No one had ever told me that before. I did what he said. The car moved. It stalled out here and there over the course of a quarter hour but mostly, it didn’t. And then it began to steam, out of no fault of my own. Apparently, the Mazda was ending its life, like a Bernie Sanders supporter realizing that the jig is up.
“Oh, that’s not good,” Scott said.
We parked the Mazda, which was roasting. Scott had his mechanic pop the hood to cool down the innards.
“If all else fails, we’ll go to a different vehicle,” he said.
All else failed. The different vehicle was Scott’s personal car, a 2015 Porsche Cayman GTS. Unlike the Mazda, this car had air-conditioning. And it was a modern masterpiece of engineering. Also, as Scott said, “it’s under warranty.”
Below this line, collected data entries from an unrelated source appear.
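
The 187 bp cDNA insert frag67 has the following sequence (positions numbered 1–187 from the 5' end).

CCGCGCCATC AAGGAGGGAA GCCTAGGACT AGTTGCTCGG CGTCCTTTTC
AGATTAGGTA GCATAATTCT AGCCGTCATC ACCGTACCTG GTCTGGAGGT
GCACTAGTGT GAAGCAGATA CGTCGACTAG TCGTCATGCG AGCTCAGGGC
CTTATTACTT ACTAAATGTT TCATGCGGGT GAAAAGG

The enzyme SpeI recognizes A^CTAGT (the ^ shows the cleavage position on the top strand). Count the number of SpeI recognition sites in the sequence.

3

ACTAGT occurs starting at positions 28, 103, 126.
SpeI cuts at 3 sites.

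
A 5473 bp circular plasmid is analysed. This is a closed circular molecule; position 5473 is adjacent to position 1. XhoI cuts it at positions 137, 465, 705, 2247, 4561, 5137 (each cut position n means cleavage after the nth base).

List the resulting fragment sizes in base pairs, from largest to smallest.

Circular molecule, 6 cuts → 6 fragments:
  465 − 137 = 328 bp
  705 − 465 = 240 bp
  2247 − 705 = 1542 bp
  4561 − 2247 = 2314 bp
  5137 − 4561 = 576 bp
  wrap: 5473 − 5137 + 137 = 473 bp
Sorted largest to smallest: 2314, 1542, 576, 473, 328, 240 bp.

2314, 1542, 576, 473, 328, 240 bp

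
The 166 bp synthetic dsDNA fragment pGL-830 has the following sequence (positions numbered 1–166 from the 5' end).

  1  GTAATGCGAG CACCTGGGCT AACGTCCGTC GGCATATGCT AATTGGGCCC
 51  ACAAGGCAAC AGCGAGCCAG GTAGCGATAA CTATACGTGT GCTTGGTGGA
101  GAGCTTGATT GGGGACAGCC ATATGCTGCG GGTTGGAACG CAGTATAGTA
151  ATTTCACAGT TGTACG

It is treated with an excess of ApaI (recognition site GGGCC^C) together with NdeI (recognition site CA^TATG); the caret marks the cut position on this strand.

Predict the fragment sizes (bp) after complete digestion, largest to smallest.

The ApaI site (GGGCCC) starts at position 45.
ApaI cuts after base 5 of each site (before the last base), so after position 49.
NdeI sites (CATATG) start at positions 33, 120.
NdeI cuts after base 2 of each site, so after positions 34, 121.
Combined cut positions: 34, 49, 121.
Linear molecule, 3 cuts → 4 fragments:
  1–34 → 34 bp
  35–49 → 15 bp
  50–121 → 72 bp
  122–166 → 45 bp
Sorted largest to smallest: 72, 45, 34, 15 bp.

72, 45, 34, 15 bp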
The Mazda had shifted gears reluctantly, like an exhausted pack mule. But suddenly, in the Cayman, I was whipping through the gears like Superboy learning how to use his powers. There was some over-revving, but mostly I shifted smooth. The clutch wasn’t going to let me make a mistake. The irony was that, because of this ridiculous job, I’ve actually logged a lot of track time, so it helped me that I was learning on a racetrack. The corkscrews and the apexes didn’t intimidate. I knew when to brake. Only now, there was an extra pedal involved.
“You’re doing really well,” Scott said, almost surprised, or maybe he was being paid to say that.
Second to third to fourth.
I was doing it!
I was driving a stick!
I could fly! I could fly! I could fly!
We ended our lesson with a 10-minute drive through an adjacent neighborhood, mostly in second gear. Only twice did I stall out at Stop signs, much better than any past performances. I’d acquired a basic life skill that really would have mattered 40 years ago.
“Congratulations,” said my race-car driver instructor. “Now you can survive the zombie apocalypse.”
He returned to the business of preparing his Lotus race car for a podium-mounting performance, something he’d been raised to do, as opposed to me, who’d been raised to throw up my hands in panic at a four-way intersection. In two hours, I’d conquered 30 years of poor instruction, fear, and personal ignorance. At last, my non-dreams had been fulfilled. The fraud had ended. I was a true automotive journalist.
As I drove an automatic SUV in the unforgiving afternoon traffic, I thought, “Wait! What about Reverse?”